There will be lots of important earnings announcements, to keep the markets in action. IDFC, ICICI Bank, Cholamandalam Investment and Finance Company, InterGlobe Aviation, Marico, Ajanta Pharma, Atul, Oberoi Realty, Marico, SBBJ and UPL will be reporting their earnings today.
The US markets witnessed a sharp sell-off in the last session, with the Nasdaq pulling back to its lowest closing level in a month. Negative sentiments into the markets was generated by billionaire investor Carl Icahn selling its stake in Apple and was followed by Commerce Department report showing US economic growth slowed by more than anticipated in the first quarter. The Asian markets have made a weak start led by the Japanese market which is down by over three percent, as the yen climbed to its 18 months high after BOJs surprise decision to refrain from adding to record monetary stimulus on Thursday.

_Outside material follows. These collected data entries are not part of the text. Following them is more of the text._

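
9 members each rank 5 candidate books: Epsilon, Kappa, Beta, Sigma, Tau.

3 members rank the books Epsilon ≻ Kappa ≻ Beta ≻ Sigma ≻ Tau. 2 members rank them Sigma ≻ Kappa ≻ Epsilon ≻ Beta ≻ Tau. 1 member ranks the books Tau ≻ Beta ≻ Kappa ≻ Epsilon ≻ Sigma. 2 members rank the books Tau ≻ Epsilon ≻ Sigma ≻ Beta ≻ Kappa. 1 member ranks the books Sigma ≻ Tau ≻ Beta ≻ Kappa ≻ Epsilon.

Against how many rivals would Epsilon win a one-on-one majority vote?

Epsilon against each rival (9 members):
Epsilon vs Kappa: Epsilon, 5–4.
Epsilon–Beta: Epsilon 7–2.
Epsilon–Sigma: Epsilon 6–3.
Epsilon vs Tau: Epsilon, 5–4.
Epsilon beats Kappa, Beta, Sigma, Tau — 4 pairwise wins.

4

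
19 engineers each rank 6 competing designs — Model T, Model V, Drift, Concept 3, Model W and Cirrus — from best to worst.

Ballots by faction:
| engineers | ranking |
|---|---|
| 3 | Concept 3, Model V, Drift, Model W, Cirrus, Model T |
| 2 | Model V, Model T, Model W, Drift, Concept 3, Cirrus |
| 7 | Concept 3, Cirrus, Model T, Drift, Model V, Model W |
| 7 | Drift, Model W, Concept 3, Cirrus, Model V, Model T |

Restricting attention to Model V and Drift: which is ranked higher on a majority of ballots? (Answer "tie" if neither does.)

Drift

Ballots ranking Model V above Drift: 3 + 2 = 5.
Ballots ranking Drift above Model V: 19 − 5 = 14.
Drift wins the head-to-head 14–5.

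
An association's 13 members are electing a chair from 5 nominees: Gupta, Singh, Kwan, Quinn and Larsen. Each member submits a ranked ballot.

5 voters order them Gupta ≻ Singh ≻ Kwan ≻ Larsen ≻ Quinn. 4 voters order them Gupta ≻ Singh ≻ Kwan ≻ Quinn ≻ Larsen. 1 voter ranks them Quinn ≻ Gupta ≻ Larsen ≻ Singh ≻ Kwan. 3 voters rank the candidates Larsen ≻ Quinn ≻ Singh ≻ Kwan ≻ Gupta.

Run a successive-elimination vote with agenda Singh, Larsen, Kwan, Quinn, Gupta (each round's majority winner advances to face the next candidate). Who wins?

Round 1: Singh vs Larsen — 9–4, Singh advances.
Round 2: Singh vs Kwan — 13–0, Singh advances.
Round 3: Singh vs Quinn — 9–4, Singh advances.
Round 4: Singh vs Gupta — 3–10, Gupta advances.
Gupta survives the agenda.

Gupta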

Back home, Thursday’s session turned out to be a big disappointment for the Indian equity indices which crumbled like a ‘house of cards’ and went on to breach various key technical levels in the over one and half percent freefall. Sentiments came under pressure as most Asian markets turned negative despite starting on an optimistic note after the Bank of Japan (BoJ) refrained from adding to its monetary policy stance when most economists were expecting further stimulus. The Bank kept its bond-buying programme at 80 trillion yen ($733 billion) a year and made no changes to its negative-interest rate or its programme for purchasing exchange-traded funds. On the domestic front, sentiments were undermined by the Fitch ratings’ report that indicate the rapid rise in private-sector debt in emerging markets (EMs), particularly in foreign currency, has increased risks to their economies at a time of heightened global uncertainty. Furthermore, with industrial recovery not yet on the horizon, India Ratings of the Fitch Group said it was lowering its growth forecast for the country to 7.7 percent from 7.9 percent. According to the report, the industrial recovery continues to be weak and fragile and this is getting reflected in the monthly Index of Industrial Production (IIP) data. IIP in fiscal 2015-16 till February has grown by just 2.6 percent. Investors failed to get relief with the report that foreign direct investment (FDI) into the country increased 37 percent after the launch of 'Make in India' programme till February this year. The overseas inflows grew 29 percent during the period compared to the 15-month period prior to the launch. On the global front, Asian markets gave up their early gains and ended lower, the selling pressure continued into the European markets too. Back home, after getting sluggish start, the local benchmark indices showed some strength in early trades, but the sentiments turned pessimistic in late morning trades and indices started drifting lower, on absence of positive triggers which could take the markets higher and profit booking in frontline blue-chip stocks amid weak cues from Asian markets. Thereafter, the frontline indices lost the plot and kept tumbling down the hill without any stoppage. Finally, the BSE Sensex plunged by 461.02 points or 1.77% to 25603.10, while the CNX Nifty dropped 132.65 points or 1.66% to 7,847.25.